AGAINST MILITARISTIC NATIONALISM: WE MUST REMEMBER THAT ZIONISM AND HINDUTVA DO NOT REPRESENT JUDAISM AND HINDUISM

EPW

 

The Israeli Prime Minister Benjamin Netanyahu’s visit to India from 14 to 19 January 2018 completes 25 years since the two countries established full diplomatic relations in 1992, following the victory of the United States (US) over the Soviet Union in the protracted Cold War and the collapse of the Soviet Union. Prime Minister Narendra Modi’s visit to Israel from 4 to 6 July 2017 came in a year that marked the 100th anniversary of the Balfour Declaration by the British occupying government in 1917, asserting the objective of establishing a Jewish “National Home” in Palestine, a promise British imperialism had made to the Zionists.

 

This year marks the 70th anniversary of the Zionist leadership’s proclamation of the State of Israel on 14 May 1948. Collective memory of colonialism was then quite strong. In those Nehruvian times, India did acknowledge the gross violations of the rights of the Palestinians who were brutally dispossessed and expelled to make way for the creation of Israel.

 

Zionism must be recognised for what it was and is—a colonialist and racist ideology that justifies the dispossession and the expulsion of the indigenous population of Arabs and denies their human rights. Anti-Zionism is not anti-Jewishness; it is also not anti-Semitism. In claiming that its brutal actions against the Palestinians are being carried out in the name of the world’s Jews, Israel poses a threat to the humanity of all Jews. Under Zionist leadership, Israel is an occupying force in Palestinian lands. The State of Israel refuses to treat the Palestinians as equals. The Palestinian liberation struggle against Israeli sub-imperialism is part of a wider struggle against imperialism and the reactionary regimes of the Arab world allied with imperialism. With the support of Washington, and in the course of three wars—in 1948, 1967, and 1973—Israel has gained over time de facto possession of the entire area west of the River Jordan. Furthermore, it has been controlling and limiting access of the Palestinians to their lands, besides subjugating and containing them in a most brutal manner.

 

India’s post-Nehruvian political brokers, if one were to take all their political posturing with a pinch of salt, really revealed their true colours on the Palestinian question when in 1991, New Delhi voted for the repudiation of the United Nations resolution that had equated Zionism with racism, a resolution India had supported in the mid-1970s. The real links with Israel over the last 25 years have been military ones, involving Israeli weapon sales and even Israeli consultancy services on homeland security, including so-called counterterrorism operations and intelligence.
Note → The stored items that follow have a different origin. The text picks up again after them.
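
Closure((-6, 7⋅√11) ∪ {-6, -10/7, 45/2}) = [-6, 7⋅√11]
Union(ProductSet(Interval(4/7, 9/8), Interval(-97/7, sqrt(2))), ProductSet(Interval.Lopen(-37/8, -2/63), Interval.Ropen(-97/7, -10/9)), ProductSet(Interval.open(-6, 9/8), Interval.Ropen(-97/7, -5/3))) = Union(ProductSet(Interval.open(-6, 9/8), Interval.Ropen(-97/7, -5/3)), ProductSet(Interval.Lopen(-37/8, -2/63), Interval.Ropen(-97/7, -10/9)), ProductSet(Interval(4/7, 9/8), Interval(-97/7, sqrt(2))))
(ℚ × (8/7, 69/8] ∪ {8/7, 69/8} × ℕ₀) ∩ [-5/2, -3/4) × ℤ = (ℚ ∩ [-5/2, -3/4)) × {2, 3, …, 8}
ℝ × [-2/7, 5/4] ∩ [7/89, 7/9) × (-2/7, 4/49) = [7/89, 7/9) × (-2/7, 4/49)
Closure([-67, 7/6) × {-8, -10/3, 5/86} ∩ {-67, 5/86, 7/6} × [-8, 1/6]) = {-67, 5/86} × {-8, -10/3, 5/86}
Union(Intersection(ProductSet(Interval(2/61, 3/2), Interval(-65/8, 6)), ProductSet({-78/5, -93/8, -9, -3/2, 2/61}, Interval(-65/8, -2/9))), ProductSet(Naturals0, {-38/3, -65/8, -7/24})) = Union(ProductSet({2/61}, Interval(-65/8, -2/9)), ProductSet(Naturals0, {-38/3, -65/8, -7/24}))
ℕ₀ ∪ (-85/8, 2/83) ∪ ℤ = ℤ ∪ (-85/8, 2/83)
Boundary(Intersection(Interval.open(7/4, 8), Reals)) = {7/4, 8}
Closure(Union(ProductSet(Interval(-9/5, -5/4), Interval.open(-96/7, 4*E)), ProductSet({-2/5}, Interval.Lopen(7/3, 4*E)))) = Union(ProductSet({-2/5}, Interval(7/3, 4*E)), ProductSet(Interval(-9/5, -5/4), Interval(-96/7, 4*E)))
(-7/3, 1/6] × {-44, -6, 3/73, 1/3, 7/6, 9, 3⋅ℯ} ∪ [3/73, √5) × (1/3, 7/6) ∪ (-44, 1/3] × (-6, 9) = ((-44, 1/3] × (-6, 9)) ∪ ([3/73, √5) × (1/3, 7/6)) ∪ ((-7/3, 1/6] × {-44, -6, 3/73, 1/3, 7/6, 9, 3⋅ℯ})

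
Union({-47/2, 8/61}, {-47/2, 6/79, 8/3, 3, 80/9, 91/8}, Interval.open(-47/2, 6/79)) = Union({8/61, 8/3, 3, 80/9, 91/8}, Interval(-47/2, 6/79))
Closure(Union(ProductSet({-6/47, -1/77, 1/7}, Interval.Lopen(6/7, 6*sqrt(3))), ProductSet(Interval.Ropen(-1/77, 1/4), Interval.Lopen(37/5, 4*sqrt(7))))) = Union(ProductSet({-1/77, 1/4}, Interval(37/5, 4*sqrt(7))), ProductSet({-6/47, -1/77, 1/7}, Interval(6/7, 6*sqrt(3))), ProductSet(Interval(-1/77, 1/4), {37/5, 4*sqrt(7)}), ProductSet(Interval.Ropen(-1/77, 1/4), Interval.Lopen(37/5, 4*sqrt(7))))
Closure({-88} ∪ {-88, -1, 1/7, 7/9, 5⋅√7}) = {-88, -1, 1/7, 7/9, 5⋅√7}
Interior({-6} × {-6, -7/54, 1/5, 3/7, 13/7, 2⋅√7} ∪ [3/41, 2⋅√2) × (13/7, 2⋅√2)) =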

India is now Israel’s largest market for armaments/weapons. According to past issues of Jane’s Terrorism and Security Monitor, Indian battalion and intelligence agency personnel have been trained in the adoption (against Kashmiri militants) of the same counter-insurgency tactics that the Israeli Defence Force and Mossad have been employing against Palestinian resistance fighters.

 

While no new defence programmes or contracts were announced in the course of Netanyahu’s visit, New Delhi did try to attract Israeli foreign direct investment and transfer of technology in the manufacture of defence equipment under its “flagship … Make in India initiative” (“India–Israel Joint Statement,” 15 January 2018). And given that the Indian Army has been bent upon importing the Israeli Rafael Advanced Defense Systems’ “Spike” anti-tank guided weapons rather than waiting for the Defence Research and Development Organisation’s “indigenous” version of these weapons, an intergovernmental agreement to this effect may not be far behind. Joint development of medium-range, surface-to-air missiles for the Indian Army, participation of the Indian Air Force in an air combat exercise hosted by the Israeli Air Force last year, and now, “comprehensive cooperation in counterterrorism,” Indo–Israeli military-strategic ties have certainly taken off like never before with Hindutvavadi leadership at the helm of the executive of the Indian state.

 

Hindutvavadis have always stood in awe of the militaristic nationalism of the Zionists. But now, with “comprehensive cooperation in counterterrorism,” will those in power emulate even more, in their conduct and policy towards the Kashmiri people, the Zionists’ treatment of the Palestinian people? Just as one must distinguish Judaism (and Jewishness) from Zionism, so also one must distinguish Hinduism from Hindutva. Whereas Hinduism is a grouping of religious beliefs and faiths whose aim is spiritual salvation, Hindutva is a fascist ideology—it is the Indian variant of Nazism. Just as Zionism is the anti-thesis of Judaism (Jewishness), so Hindutva is the anti-thesis of Hinduism. Just as Jews need to assert that the Zionists do not represent them, so also, it is time Hindus declare that the Hindutvavadis do not represent them. In this fight, Hindu, Jew or Muslim, all need to stand by humanity and Palestine, humanity and Kashmir, and bring an end to anti-Semitism (prejudice and hatred against Jews and other Semites, including the Palestinians) and anti-Islamism (prejudice and hatred against Muslims).